If you have been unfortunate enough to face the loss of a vehicle, be it by accident, theft, or repossession, then you will be familiar with the agencies involved; possibly the local police service, insurance companies and the lender. Your car is “written off” as a total loss and the insurance company cuts a check for the current book value. They quote the highest possible repair cost for damaged vehicles, including top labor rates and maximum pricing for parts. I know this because I have sold plenty of parts to the insurance industry. In some states and provinces stolen and recovered vehicles are automatically considered a total loss after a specified number of days, thereby resulting in the vehicles being recovered in fine condition at a later date, but still deemed as a total loss or salvage simply because the claim has already been paid.
This is where we in the salvage auto industry come into the picture. Auto salvage has been going on for over a century and is arguably one of the oldest forms of recycling. The process involves procuring vehicles from insurance companies, typically via auction, through agencies such as Dashub.com. Until recently such websites were available exclusively to those with registered vehicle dealership licenses, however, there has been a shift towards allowing everyday consumers to register and bid online on salvage vehicles. For example, anyone interested, anywhere in the world, can view and bid, risk-free, on these 2015 Mercedes-Benz C-300's.

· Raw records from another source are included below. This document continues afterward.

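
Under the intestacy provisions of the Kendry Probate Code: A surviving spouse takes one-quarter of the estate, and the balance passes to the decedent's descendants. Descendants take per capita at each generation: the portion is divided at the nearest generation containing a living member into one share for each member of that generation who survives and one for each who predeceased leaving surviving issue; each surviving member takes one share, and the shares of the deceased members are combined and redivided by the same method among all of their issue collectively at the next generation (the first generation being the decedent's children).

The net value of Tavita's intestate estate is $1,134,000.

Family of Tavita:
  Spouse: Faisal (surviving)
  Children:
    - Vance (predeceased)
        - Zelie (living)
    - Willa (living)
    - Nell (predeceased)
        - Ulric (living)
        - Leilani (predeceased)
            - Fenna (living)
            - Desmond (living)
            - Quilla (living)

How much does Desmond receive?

Faisal takes one-quarter of $1,134,000 = $283,500. The remaining $850,500 passes to the descendants.
The descendants' portion ($850,500) is divided at the children's generation into 3 shares of $283,500. Willa takes $283,500. The 2 shares of the deceased (Vance and Nell) are combined into a pool of $567,000.
That pool ($567,000) is divided at the grandchildren's generation into 3 shares of $189,000. Zelie and Ulric each take $189,000. The remaining share for the deceased Leilani ($189,000) is carried to the next generation.
That pool ($189,000) is divided at the great-grandchildren's generation equally among Fenna, Desmond, and Quilla: $63,000 each.

Desmond receives $63,000.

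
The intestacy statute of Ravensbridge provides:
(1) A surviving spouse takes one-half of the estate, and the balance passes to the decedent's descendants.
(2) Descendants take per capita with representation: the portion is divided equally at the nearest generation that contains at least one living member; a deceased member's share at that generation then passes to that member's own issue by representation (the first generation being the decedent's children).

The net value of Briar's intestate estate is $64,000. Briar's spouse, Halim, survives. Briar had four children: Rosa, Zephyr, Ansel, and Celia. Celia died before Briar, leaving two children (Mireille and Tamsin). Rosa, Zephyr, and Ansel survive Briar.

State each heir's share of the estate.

Halim: $32,000; Rosa: $8,000; Zephyr: $8,000; Ansel: $8,000; Mireille: $4,000; Tamsin: $4,000

Halim takes one-half of $64,000 = $32,000. The remaining $32,000 passes to the descendants.
The descendants' portion ($32,000) is divided into 4 shares of $8,000: Rosa, Zephyr, and Ansel each take $8,000; Celia's $8,000 share passes to Celia's issue.
Celia's share ($8,000) is divided into 2 shares of $4,000: Mireille and Tamsin each take $4,000.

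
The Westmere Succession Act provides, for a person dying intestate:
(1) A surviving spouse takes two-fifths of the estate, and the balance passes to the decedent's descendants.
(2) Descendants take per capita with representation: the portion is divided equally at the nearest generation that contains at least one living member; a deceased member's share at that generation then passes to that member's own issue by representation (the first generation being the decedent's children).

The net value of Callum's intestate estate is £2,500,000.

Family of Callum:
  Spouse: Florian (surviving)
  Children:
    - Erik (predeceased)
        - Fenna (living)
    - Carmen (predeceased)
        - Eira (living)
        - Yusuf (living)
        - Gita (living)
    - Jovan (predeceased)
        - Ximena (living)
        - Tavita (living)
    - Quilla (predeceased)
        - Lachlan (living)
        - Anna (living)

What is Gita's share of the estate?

Gita receives £187,500.

Florian takes two-fifths of £2,500,000 = £1,000,000. The remaining £1,500,000 passes to the descendants.
No child survives, so the initial division is made at the grandchildren's generation.
The descendants' portion (£1,500,000) is divided into 8 shares of £187,500: Fenna, Eira, Yusuf, Gita, Ximena, Tavita, Lachlan, and Anna each take £187,500.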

In the salvage vehicle industry, after the auction sale has closed on a particular vehicle, the winner or the highest bidder is notified and the vehicle(s) is then brought to the yard to be inventoried and cataloged. A sophisticated parts management system is used by most salvage yard businesses, with the Hollander collection being one of the most popular systems throughout North America. Vehicles are tagged either as 'resale' or 'parts only' and inventoried as such. Consumers can view this inventory at MyPartsShop.com. You can also find listings in their local areas by checking the Yellow Pages, under headings such as auto salvage, used parts, auto body repair, auto recyclers, and towing. This way, vehicles that are considered scrap are turned to reusable products thereby reducing wastage and dumping.
This is a very brief overview of the process of auto recycling from the perspective of the auto recycling industry. It is an exciting and available option that you should consider when shopping for your next replacement part or even “new-to-you” vehicle. 'Environmentally and economically conscience' are not words often associated with auto repair or purchase, but the vehicle salvage industry really offers both!